While not the most flattering Jobs story, what this exemplifies is that Jobs 
was the exemplar of the entrepreneur and the primary role the entrepreneur 
plays in wealth creation.  As technologically brilliant as Wozniak was, without 
Jobs, Wozniak would have been just another successful engineer -- he had no 
vision, drive or willpower to turn Apple into what it became.  Without Wozniak, 
Jobs undoubtedly would have found a Wozniak replacement and Apple would still 
have developed substantially the form we know it today.   I am at a loss to 
understand at how Leftists/Marxists can look at the history of Apple and then 
deny that wealth creation is ultimately the product of the vision, drive and 
willpower of individual entrepeneurs and instead attribute wealth creation to 
the labor of the other 99%, or deny that wealth creation is dependent on social 
structures that enable the Jobs of the world to pursue their vision as opposed 
to hindering them.

David Shemano

-----Original Message-----
From: [email protected] 
[mailto:[email protected]] On Behalf Of Fernando Cassia
Sent: Monday, October 10, 2011 10:56 AM
To: pen-l
Subject: [Pen-l] Steve Jobs, Liar

Great story:

Steve Jobs, Atari Employee Number 40
http://www.gamasutra.com/view/news/37762/

quote:
-----
Jobs and Woz Break Out

As the story goes, Atari suddenly found itself facing competition in the arcade 
video game industry it created, most of it from former Atari engineers who 
struck out on their own, stolen parts and plans in tow. No longer able to 
survive on various iterations of Pong, the company designed a single-player 
game called Breakout, which saw players bouncing a ball vertically to destroy a 
series of bricks at the top of the screen.

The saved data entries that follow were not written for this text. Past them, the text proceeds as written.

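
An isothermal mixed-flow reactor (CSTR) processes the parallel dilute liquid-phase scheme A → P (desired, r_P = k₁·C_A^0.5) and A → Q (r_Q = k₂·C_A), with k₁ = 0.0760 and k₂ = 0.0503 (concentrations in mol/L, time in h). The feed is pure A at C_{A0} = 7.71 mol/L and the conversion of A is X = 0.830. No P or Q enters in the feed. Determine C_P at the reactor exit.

Exit C_A = C_{A0}(1−X) = 7.71×0.170 = 1.311 mol/L.
A CSTR operates uniformly at the exit composition, giving r_P = 0.08701 and r_Q = 0.06593 (each k·C_A^n at C_A = 1.311).
Fraction of consumed A going to P: r_P/(r_P+r_Q) = 0.5689.
C_P = 0.5689·C_{A0}·X = 0.5689×7.71×0.830 = 3.64 mol/L.

3.64 mol/L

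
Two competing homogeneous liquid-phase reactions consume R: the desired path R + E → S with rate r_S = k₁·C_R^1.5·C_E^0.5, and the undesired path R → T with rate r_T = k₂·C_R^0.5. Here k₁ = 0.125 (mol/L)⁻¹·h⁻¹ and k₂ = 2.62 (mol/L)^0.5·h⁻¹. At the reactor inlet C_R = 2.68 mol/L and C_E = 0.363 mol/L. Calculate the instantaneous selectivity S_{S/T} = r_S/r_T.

S_{S/T} = r_S/r_T = (k₁·C_R^1.5·C_E^0.5)/(k₂·C_R^0.5) = (k₁/k₂)·C_R·C_E^0.5.
= (0.125×2.680^1.5×0.3630^0.5) / (2.62×2.680^0.5) = 0.3304/4.289 = 0.0770.

0.0770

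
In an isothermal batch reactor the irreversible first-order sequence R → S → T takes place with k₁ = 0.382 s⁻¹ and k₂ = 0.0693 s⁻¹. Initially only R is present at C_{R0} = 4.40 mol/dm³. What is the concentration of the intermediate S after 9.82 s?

The intermediate concentration in a first-order A→B→C sequence is C_S = k₁C_{R0}(e^(−k₁t) − e^(−k₂t))/(k₂−k₁).
e^(−k₁t) = e^(−0.382×9.82) = e^(−3.751) = 0.02349; e^(−k₂t) = e^(−0.6805) = 0.5064.
C_S = 0.382×4.40/(0.0693−0.382) × (0.02349−0.5064) = (-5.375)×(-0.4829) = 2.595 mol/dm³.

2.60 mol/dm³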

The game was prototyped, though the number of TTL chips used would have made 
manufacturing expensive. The company offered a bounty to whoever was up to the 
task of reducing its chip count: the exact numbers seem to have become muddled 
throughout history, but the general consensus among those who are there said 
that the company offered $100 for each chip successfully removed from the 
design, with a bonus if the total chip count went below a certain number. The 
young Jobs, who in retrospect comes across as an excellent liar, somehow won 
the bid for the project.

"Jobs never did a lick of engineering in his life. He had me snowed,"
Alcorn later recalled. "It took years before I figured out that he was getting 
Woz to 'come in the back door' and do all the work while he got the credit."

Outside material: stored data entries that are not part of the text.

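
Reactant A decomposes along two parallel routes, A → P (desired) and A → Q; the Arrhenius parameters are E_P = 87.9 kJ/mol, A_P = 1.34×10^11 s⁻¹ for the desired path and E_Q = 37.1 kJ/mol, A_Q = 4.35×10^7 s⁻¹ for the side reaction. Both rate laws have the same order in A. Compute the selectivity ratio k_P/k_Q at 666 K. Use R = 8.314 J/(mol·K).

0.319

With equal orders, S_{P/Q} = k_P/k_Q = (A_P/A_Q)·exp[(E_Q−E_P)/(RT)].
(E_Q−E_P)/(RT) = (37.1−87.9)×10³/(8.314×666) = -50800/5537 = -9.174.
k_P/k_Q = (1.34×10^11/4.35×10^7)·exp(-9.174) = 3080 × 1.037×10^-4 = 0.319.
Since E_P > E_Q, raising the temperature improves selectivity toward P.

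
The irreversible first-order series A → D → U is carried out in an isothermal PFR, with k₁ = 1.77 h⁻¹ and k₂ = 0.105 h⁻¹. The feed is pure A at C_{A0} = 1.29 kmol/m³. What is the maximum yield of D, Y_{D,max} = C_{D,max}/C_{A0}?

For a first-order series the maximum intermediate yield is C_{D,max}/C_{A0} = (k₁/k₂)^[k₂/(k₂−k₁)].
= (1.77/0.105)^(0.105/(0.105−1.77)) = (16.86)^(-0.06306) = 0.8368.

0.837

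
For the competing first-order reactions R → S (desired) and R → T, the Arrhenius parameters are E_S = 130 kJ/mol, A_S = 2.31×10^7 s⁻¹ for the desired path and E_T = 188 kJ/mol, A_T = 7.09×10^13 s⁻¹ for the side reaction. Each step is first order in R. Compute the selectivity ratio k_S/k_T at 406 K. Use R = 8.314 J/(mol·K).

9.45

k_S/k_T = (A_S/A_T)·exp[−(E_S−E_T)/(RT)] = (A_S/A_T)·exp[(E_T−E_S)/(RT)].
(E_T−E_S)/(RT) = (188−130)×10³/(8.314×406) = 58000/3375 = 17.18.
k_S/k_T = (2.31×10^7/7.09×10^13)·exp(17.18) = 3.258×10^-7 × 2.900×10^7 = 9.45.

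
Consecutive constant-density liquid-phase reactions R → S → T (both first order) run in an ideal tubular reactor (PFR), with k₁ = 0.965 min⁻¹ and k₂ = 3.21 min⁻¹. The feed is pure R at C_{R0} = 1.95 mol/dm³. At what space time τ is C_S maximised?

For first-order series the maximum of C_S occurs at τ_opt = ln(k₂/k₁)/(k₂−k₁).
= ln(3.21/0.965)/(3.21−0.965) = ln(3.326)/2.245 = 1.202/2.245 = 0.535 min.

0.535 min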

Jobs convinced Wozniak to work on the game during his day job at 
Hewlett-Packard, when he was meant to be designing calculators. At night the 
two would collaborate on building it at Atari: Wozniak as engineer, Jobs as 
breadboarder and tester.

Allegedly, Jobs told Wozniak that he could have half of a $700 bounty if they 
were able to get the chip count under 50 (typical games of the day tended to 
require around 100 chips). After four sleepless days that gave both of them a 
case of mono (an artificial time limit, it turns out: Jobs had a plane to 
catch, Atari wasn't in that much of a rush), the brilliantly gifted Wozniak 
delivered a working board with just 46 chips.

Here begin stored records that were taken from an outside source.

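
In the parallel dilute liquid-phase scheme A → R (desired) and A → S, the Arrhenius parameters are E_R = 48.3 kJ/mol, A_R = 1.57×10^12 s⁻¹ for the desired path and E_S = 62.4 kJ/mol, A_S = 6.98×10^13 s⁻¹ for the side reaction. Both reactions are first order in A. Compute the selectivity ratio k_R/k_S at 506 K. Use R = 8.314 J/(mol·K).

0.642

k_R/k_S = (A_R/A_S)·exp[−(E_R−E_S)/(RT)] = (A_R/A_S)·exp[(E_S−E_R)/(RT)].
(E_S−E_R)/(RT) = (62.4−48.3)×10³/(8.314×506) = 14100/4207 = 3.352.
k_R/k_S = (1.57×10^12/6.98×10^13)·exp(3.352) = 0.02249 × 28.55 = 0.642.
Since E_R < E_S, lowering the temperature improves selectivity toward R.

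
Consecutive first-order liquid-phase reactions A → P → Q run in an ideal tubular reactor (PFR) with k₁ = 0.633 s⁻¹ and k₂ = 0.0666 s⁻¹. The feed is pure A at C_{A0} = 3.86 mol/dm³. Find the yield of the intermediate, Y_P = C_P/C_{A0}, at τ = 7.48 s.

0.669

For first-order series with pure A initially, C_P(τ) = k₁C_{A0}/(k₂−k₁)·(e^(−k₁τ) − e^(−k₂τ)).
e^(−k₁τ) = e^(−0.633×7.48) = e^(−4.735) = 0.008784; e^(−k₂τ) = e^(−0.4982) = 0.6076.
C_P = 0.633×3.86/(0.0666−0.633) × (0.008784−0.6076) = (-4.314)×(-0.5989) = 2.583 mol/dm³.
Y_P = C_P/C_{A0} = 2.583/3.86 = 0.669.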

Jobs made good on his promise and gave Wozniak his promised $350. What he 
didn't tell him -- and what Wozniak didn't find out until several years later 
-- was that Jobs also pocketed a bonus somewhere in the neighborhood of $5,000. 
Though it's often reported that this caused a rift in their friendship, Wozniak 
seems to have no hard feelings.

"The money's irrelevant -- and it was then. I would have done it for free," he 
said in a recent interview. "I was happy to be able to design a video game that 
people would actually play. I think Steve needed money and just didn't tell me 
the truth. If he'd told me the truth, he'd have gotten it."

-----

I guess he eventually figured that if he could do it for long time friend Woz, 
he could also do it to his customers!